Erich Bruns

Erich Hellmuth Robert William Bruns, auch Erich Victorowitsch Bruns, (geboren am 8. April 1900 in Sankt Petersburg; gestorben am 31. Oktober 1978 in Berlin) war ein deutscher Wissenschaftler, der sich um den Aufbau der Meeresforschung im Osten Deutschlands verdient gemacht hat.[1] Er war Mitbegründer des Seehydrographischen Dienstes der DDR.[2]

Ausbildung und Wirken

In Sankt Petersburg erlebte Erich Bruns die häufigen Hochwasser; zwischen 1900 und 1937 gab es davon 46, darunter am 23./24. September 1924 das mit 3,70 m über Mittelwasser zweithöchste, seit 1703 beobachtete Hochwasser. Das beeinflusste ihn bei seiner Berufswahl.

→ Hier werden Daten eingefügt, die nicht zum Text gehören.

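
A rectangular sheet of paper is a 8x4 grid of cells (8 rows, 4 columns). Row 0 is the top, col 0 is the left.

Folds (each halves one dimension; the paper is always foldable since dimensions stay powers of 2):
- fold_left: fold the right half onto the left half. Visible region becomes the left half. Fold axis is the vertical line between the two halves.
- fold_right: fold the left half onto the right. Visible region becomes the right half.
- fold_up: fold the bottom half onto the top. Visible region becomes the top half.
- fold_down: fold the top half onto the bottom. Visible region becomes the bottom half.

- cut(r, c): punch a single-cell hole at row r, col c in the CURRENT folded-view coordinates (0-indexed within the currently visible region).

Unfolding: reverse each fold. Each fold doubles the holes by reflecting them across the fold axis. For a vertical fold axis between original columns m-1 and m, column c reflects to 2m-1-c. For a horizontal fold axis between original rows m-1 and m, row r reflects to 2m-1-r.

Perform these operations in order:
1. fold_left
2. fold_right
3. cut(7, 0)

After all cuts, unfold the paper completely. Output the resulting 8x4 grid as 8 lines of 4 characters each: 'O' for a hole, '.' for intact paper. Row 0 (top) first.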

Bruns bestand 1918 an der deutschen Katharinenschule die Abiturprüfung mit Auszeichnung, anschließend arbeitete er drei Jahre als Hafenarbeiter und Lastträger. Ab dem Jahr 1922 studierte er an der Fakultät für Wasserbau der Polytechnischen Hochschule Petrograd mit der Spezialisierung auf See- und Hafenbau, er schloss das Studium im Jahr 1930 ab und erwarb den akademischen Grad Kandidat der Wissenschaften.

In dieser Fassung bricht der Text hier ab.